Many other strands of Belfast history are within touching distance. Inside the beautifully carved stone and ironwork of St George's Market near the waterfront, a vital artery of city life flourishes again. This recently-restored Victorian masterpiece is the last reminder of the great markets area of Belfast, where, for hundreds of years, the smells of fresh, country produce mingled with the cries and sharp wit of the vendors. They still do.
And that's the key to Belfast history - it's alive. From the city's great literary heritage, rekindled at the elegantly-restored Linen Hall library with its priceless collection of books; to living history of a different kind - the buzz that hums around countless, beautifully-preserved city pubs, such as The Crown Liquor Saloon in Great Victoria Street, the world's most exquisite Victorian pub.

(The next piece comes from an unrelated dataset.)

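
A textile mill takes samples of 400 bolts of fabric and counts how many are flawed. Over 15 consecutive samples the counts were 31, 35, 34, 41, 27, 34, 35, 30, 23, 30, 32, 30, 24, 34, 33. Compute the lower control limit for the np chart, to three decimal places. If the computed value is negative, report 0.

15.365

p̄ = Σdᵢ / (k·n) = 473 / (15 × 400) = 0.07883
LCL = np̄ − 3·√(np̄(1−p̄)) = 31.5333 − 3 × 5.3896 = 15.3646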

Whatever its scale, history here still has the power to touch. The great exhibitions at the Ulster Museum reveals the bigger picture of Belfast's heritage but at Culturlann, the Irish arts centre in the Falls Road, and Fernhill House in the Shankill, you get the people's story too. And while you're in the area, join the crowds of tourists queuing to be photographed at those world-famous Troubles icons, the political murals. In Belfast, history is all around you.